Desperate Attempt to Make the EU Attractive to “Brains”

In June 2016, the EU Commission has published a proposal for a revised Blue Card Directive, which is part of the strategy pursued by the EU Commission to tackle the current “refugee crisis”. The main changes proposed can be summarized as follows:

  • The concept of “highly qualified employment” in the current Directive is replaced by the term of “highly skilled employment”, as defined by the new proposal. Professional experiences are better taken into account.
  • The scheme will be a truly EU-wide one; parallel national schemes are no longer allowed. The Blue Card scheme will become mandatory.
  • The admission conditions will be eased:
    –  The proposal introduces a new salary threshold – with a sliding scale, according to the preference of the Member State, from 1.0 to 1.4 times the average gross salary in the respective Member State. Moreover, derogations are foreseen for recent graduates and shortage occupations.
    –  Short labor contracts (6 months instead of 12 months) will be included.
  • The scheme will be extended to beneficiaries of international protection (refugees or beneficiaries of subsidiary protection) and family members of EU citizens.
  • Intra-EU mobility is enhanced: Short-term business trips will be less complicated, procedures will be faster and a shorter residence is required in the first Member State.
  • Applications can be submitted from inside or outside the EU.
  • The maximum processing time of applications will be reduced to 60 days.
  • Member States may introduce a fast-track procedure for trusted employers.
  • The rights of Blue Card holders will be improved.
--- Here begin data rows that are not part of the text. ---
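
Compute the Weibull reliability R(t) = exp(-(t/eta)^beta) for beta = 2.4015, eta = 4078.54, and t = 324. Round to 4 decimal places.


beta = 2.4015, eta = 4078.54, t = 324
t/eta = 324 / 4078.54 = 0.0794
(t/eta)^beta = 0.0794^2.4015 = 0.0023
R(t) = exp(-0.0023)
R(t) = 0.9977

0.9977


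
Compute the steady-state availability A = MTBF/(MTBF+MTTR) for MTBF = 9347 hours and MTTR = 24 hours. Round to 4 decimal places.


MTBF = 9347
MTTR = 24
MTBF + MTTR = 9371
A = 9347 / 9371
A = 0.9974

0.9974


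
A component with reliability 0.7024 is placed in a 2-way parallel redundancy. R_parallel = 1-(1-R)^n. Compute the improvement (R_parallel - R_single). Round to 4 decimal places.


R_single = 0.7024, n = 2
1 - R_single = 0.2976
(1 - R_single)^n = 0.2976^2 = 0.0886
R_parallel = 1 - 0.0886 = 0.9114
Improvement = 0.9114 - 0.7024
Improvement = 0.209

0.209


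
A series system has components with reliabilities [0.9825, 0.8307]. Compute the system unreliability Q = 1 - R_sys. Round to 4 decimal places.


Components: [0.9825, 0.8307]
After component 1: product = 0.9825
After component 2: product = 0.8162
R_sys = 0.8162
Q = 1 - 0.8162 = 0.1838

0.1838


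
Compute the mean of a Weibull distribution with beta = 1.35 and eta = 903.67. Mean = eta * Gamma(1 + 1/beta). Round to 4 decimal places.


beta = 1.35, eta = 903.67
1/beta = 0.7407
1 + 1/beta = 1.7407
Gamma(1.7407) = 0.917
Mean = 903.67 * 0.917
Mean = 828.6555

828.6555


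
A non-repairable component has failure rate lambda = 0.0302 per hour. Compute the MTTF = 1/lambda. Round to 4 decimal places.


lambda = 0.0302
MTTF = 1 / 0.0302
MTTF = 33.1126

33.1126


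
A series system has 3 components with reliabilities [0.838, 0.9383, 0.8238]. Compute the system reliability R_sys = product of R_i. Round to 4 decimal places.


Components: [0.838, 0.9383, 0.8238]
After component 1 (R=0.838): product = 0.838
After component 2 (R=0.9383): product = 0.7863
After component 3 (R=0.8238): product = 0.6478
R_sys = 0.6478

0.6478


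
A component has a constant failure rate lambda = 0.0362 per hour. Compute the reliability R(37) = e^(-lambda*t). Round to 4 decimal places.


lambda = 0.0362
t = 37
lambda * t = 1.3394
R(t) = e^(-1.3394)
R(t) = 0.262

0.262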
For example, a self-employed parallel activity will be possible, access to other high-skill jobs is facilitated, and the status of a “long term resident” can be acquired more quickly.
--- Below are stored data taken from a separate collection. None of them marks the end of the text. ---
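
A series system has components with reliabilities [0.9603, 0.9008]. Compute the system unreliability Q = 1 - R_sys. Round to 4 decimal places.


Components: [0.9603, 0.9008]
After component 1: product = 0.9603
After component 2: product = 0.865
R_sys = 0.865
Q = 1 - 0.865 = 0.135

0.135


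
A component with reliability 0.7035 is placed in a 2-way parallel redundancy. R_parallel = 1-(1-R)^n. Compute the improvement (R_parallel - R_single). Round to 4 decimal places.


R_single = 0.7035, n = 2
1 - R_single = 0.2965
(1 - R_single)^n = 0.2965^2 = 0.0879
R_parallel = 1 - 0.0879 = 0.9121
Improvement = 0.9121 - 0.7035
Improvement = 0.2086

0.2086


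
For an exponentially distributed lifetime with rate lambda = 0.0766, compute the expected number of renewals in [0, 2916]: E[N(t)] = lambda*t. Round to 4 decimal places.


lambda = 0.0766
t = 2916
E[N(t)] = lambda * t
E[N(t)] = 0.0766 * 2916
E[N(t)] = 223.3656

223.3656


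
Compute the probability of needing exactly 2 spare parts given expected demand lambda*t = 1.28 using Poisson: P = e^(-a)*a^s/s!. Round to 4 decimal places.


a = 1.28, s = 2
e^(-a) = e^(-1.28) = 0.278
a^s = 1.28^2 = 1.6384
s! = 2
P = 0.278 * 1.6384 / 2
P = 0.2278

0.2278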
  • The possibility to conduct a labor market test in order to find out whether there is a need for foreign labor force is limited to special situations (“serious disturbances”).
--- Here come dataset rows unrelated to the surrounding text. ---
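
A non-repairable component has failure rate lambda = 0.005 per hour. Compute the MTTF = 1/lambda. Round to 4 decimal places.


lambda = 0.005
MTTF = 1 / 0.005
MTTF = 200.0

200.0


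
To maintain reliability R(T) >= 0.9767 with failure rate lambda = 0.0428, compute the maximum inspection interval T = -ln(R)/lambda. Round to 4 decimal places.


R_target = 0.9767
lambda = 0.0428
-ln(0.9767) = 0.0236
T = 0.0236 / 0.0428
T = 0.5508

0.5508


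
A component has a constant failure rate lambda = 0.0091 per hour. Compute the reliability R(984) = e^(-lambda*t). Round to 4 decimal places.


lambda = 0.0091
t = 984
lambda * t = 8.9544
R(t) = e^(-8.9544)
R(t) = 0.0001

0.0001


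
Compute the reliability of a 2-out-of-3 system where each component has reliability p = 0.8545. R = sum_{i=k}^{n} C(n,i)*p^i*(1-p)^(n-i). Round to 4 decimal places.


k = 2, n = 3, p = 0.8545
i=2: C(3,2)=3 * 0.8545^2 * 0.1455^1 = 0.3187
i=3: C(3,3)=1 * 0.8545^3 * 0.1455^0 = 0.6239
R = sum of terms = 0.9426

0.9426


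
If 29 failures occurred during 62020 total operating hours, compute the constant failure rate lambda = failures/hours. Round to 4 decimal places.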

All in all, the proposed changes go into the right direction. Regrettably, chances are low that the Member States will be able to agree on all of them, given the current restrictive tendencies in Europe, especially against the backdrop of the still ongoing “refugee crisis”. In addition, the possibility of the Member States to set the volumes for Third Country Nationals entering the EU (coming directly from third countries) in order to seek work remains, as this is enshrined in primary law. However, according to its explicit wording, the clause does not englobe Blue Cord holders already present (and who want to exercise their mobility rights). The system remains demand-driven, which means that qualified Third Country Nationals remain dependent on a certain employer.

The proposal might not change a lot about the (un)popularity of the Blue Card Directive among the Member States, but at least it is an attempt to really attract a significant number of highly skilled migrants to the EU – and not just to Germany.